Even if the U.S. had managed to simply reach the average of the world of 0.058% mortality, i.e. competing against such beacons of healthcare and wealth as the Congo, the U.S. outcome would have been a mere 190k, i.e. 470k souls saved.

Unless you're suggesting that U.S. Americans are somehow inherently inferior to people in other countries, or that the health care system is the world's worst, one would think that the differences will lie in policy and different measures would have changed the outcome.

I'll leave it as an exercise to you to draw a fairer comparison, maybe by comparing to OECD countries rather than all of them.

Astounding, how generous you are with other people's lives. Dogmatism is overlooking the data and holding on to your misbelief.
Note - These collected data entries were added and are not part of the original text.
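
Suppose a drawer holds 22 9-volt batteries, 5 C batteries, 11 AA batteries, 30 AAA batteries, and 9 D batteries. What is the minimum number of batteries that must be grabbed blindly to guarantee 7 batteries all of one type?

In the worst case we take at most 6 of each type, but all 5 C (fewer than 6), giving 6 + 5 + 6 + 6 + 6 = 29.
One more battery then forces some type to 7, so 29 + 1 = 30.

30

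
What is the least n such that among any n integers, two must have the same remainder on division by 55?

56

Two integers differ by a multiple of 55 exactly when they share a remainder mod 55.
There are 55 residue classes mod 55, so 55 integers can all lie in distinct classes.
One more integer must repeat a residue, giving a difference divisible by 55. So n = 55 + 1 = 56.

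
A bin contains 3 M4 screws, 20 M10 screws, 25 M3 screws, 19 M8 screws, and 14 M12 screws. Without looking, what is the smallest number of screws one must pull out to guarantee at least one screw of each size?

The hardest size to obtain is M4: we could draw every other screw first — 81 − 3 = 78 screws — without a single M4 one.
The next draw must be M4, so 78 + 1 = 79.

79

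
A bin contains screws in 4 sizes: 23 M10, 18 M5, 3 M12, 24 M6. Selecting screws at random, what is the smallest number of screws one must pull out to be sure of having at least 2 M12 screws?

67

To avoid M12 screws as long as possible, exhaust the other 3 sizes first.
The worst case draws every non-M12 screw first: 23 + 18 + 24 = 65.
The next 2 draws are then forced to be M12, giving 65 + 2 = 67.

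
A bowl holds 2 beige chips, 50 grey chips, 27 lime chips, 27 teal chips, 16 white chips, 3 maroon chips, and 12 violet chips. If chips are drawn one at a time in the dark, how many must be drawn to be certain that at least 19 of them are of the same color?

In the worst case we take at most 18 of each color, but all 2 beige, all 16 white, all 3 maroon, and all 12 violet (fewer than 18), giving 2 + 18 + 18 + 18 + 16 + 3 + 12 = 87.
One more chip then forces some color to 19, so 87 + 1 = 88.

88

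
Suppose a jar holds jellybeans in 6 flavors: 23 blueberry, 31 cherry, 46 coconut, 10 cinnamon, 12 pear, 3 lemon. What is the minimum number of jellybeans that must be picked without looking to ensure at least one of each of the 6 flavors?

123

The hardest flavor to obtain is lemon: we could draw every other jellybean first — 125 − 3 = 122 jellybeans — without a single lemon one.
The next draw must be lemon, so 122 + 1 = 123.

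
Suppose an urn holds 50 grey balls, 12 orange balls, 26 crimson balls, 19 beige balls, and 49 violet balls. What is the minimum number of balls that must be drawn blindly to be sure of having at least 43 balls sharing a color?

142

Treat the 5 colors as pigeonholes.
In the worst case we take at most 42 of each color, but all 12 orange, all 26 crimson, and all 19 beige (fewer than 42), giving 42 + 12 + 26 + 19 + 42 = 141.
One more ball then forces some color to 43, so 141 + 1 = 142.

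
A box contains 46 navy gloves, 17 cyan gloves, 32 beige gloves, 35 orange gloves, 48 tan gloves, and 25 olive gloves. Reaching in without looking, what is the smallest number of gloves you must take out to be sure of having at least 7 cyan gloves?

193

To avoid cyan gloves as long as possible, exhaust the other 5 colors first.
The worst case draws every non-cyan glove first: 46 + 32 + 35 + 48 + 25 = 186.
The next 7 draws are then forced to be cyan, giving 186 + 7 = 193.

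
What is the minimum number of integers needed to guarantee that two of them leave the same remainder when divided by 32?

There are 32 residue classes modulo 32 acting as pigeonholes.
With 32 integers we could place one in each, avoiding any repeat.
One more forces some class to hold 2, so 32 + 1 = 33.

33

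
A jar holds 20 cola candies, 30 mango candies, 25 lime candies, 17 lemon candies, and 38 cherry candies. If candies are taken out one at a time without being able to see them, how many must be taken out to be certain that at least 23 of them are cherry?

The worst case draws every non-cherry candy first: 20 + 30 + 25 + 17 = 92.
The next 23 draws are then forced to be cherry, giving 92 + 23 = 115.

115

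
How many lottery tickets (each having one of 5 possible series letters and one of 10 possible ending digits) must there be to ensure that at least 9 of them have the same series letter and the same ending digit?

401

There are 5 × 10 = 50 (series letter, ending digit) combinations acting as pigeonholes.
With 50 × 8 = 400 lottery tickets we could place exactly 8 in each, with no (series letter, ending digit) pair reaching 9.
One more forces some (series letter, ending digit) pair to hold 9, so 400 + 1 = 401.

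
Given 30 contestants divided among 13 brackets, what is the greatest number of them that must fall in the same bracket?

3

If each of the 13 brackets held at most 2, the total would be at most 13 × 2 = 26 < 30, a contradiction.
So at least one holds ⌈30/13⌉ = 3.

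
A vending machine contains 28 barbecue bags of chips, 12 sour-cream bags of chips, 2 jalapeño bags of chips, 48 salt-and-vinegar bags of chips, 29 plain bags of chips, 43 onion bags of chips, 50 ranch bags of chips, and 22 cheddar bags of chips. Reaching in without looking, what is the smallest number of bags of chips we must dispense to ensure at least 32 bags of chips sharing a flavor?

Treat the 8 flavors as pigeonholes.
In the worst case we take at most 31 of each flavor, but all 28 barbecue, all 12 sour-cream, all 2 jalapeño, all 29 plain, and all 22 cheddar (fewer than 31), giving 28 + 12 + 2 + 31 + 29 + 31 + 31 + 22 = 186.
One more bag of chips then forces some flavor to 32, so 186 + 1 = 187.

187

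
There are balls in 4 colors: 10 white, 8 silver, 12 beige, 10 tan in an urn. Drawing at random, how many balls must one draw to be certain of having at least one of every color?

The hardest color to obtain is silver: we could draw every other ball first — 40 − 8 = 32 balls — without a single silver one.
The next draw must be silver, so 32 + 1 = 33.

33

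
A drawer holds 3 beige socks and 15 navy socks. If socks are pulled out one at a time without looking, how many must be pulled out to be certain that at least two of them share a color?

The worst case takes 1 sock of each color without reaching 2 of any: 2 × 1 = 2.
The next sock must bring some color to 2, so 2 + 1 = 3.

3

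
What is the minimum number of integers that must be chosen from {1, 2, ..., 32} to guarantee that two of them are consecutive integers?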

You will know more about that than I do, I am afraid.




The dataset on Covid is so wildly incomplete to invalidate the objectivity of your entire argument.

> competing against such beacons of healthcare and wealth as the Congo

The Democratic Republic of the Congo has had 1.23 deaths per 100k population from Covid [1]. Why do you think the US has 200x deaths per population than the DRC ?

> Unless you're suggesting that U.S. Americans are somehow inherently inferior to people in other countries

Yes people are not all the same, and those different factors effect outcomes. The US has a large populations that are elderly, chronically sick, urban, highly mobile etc, were tested for covid, etc.

Saying hundreds of thousands of people could have been saved in the US is highly speculative.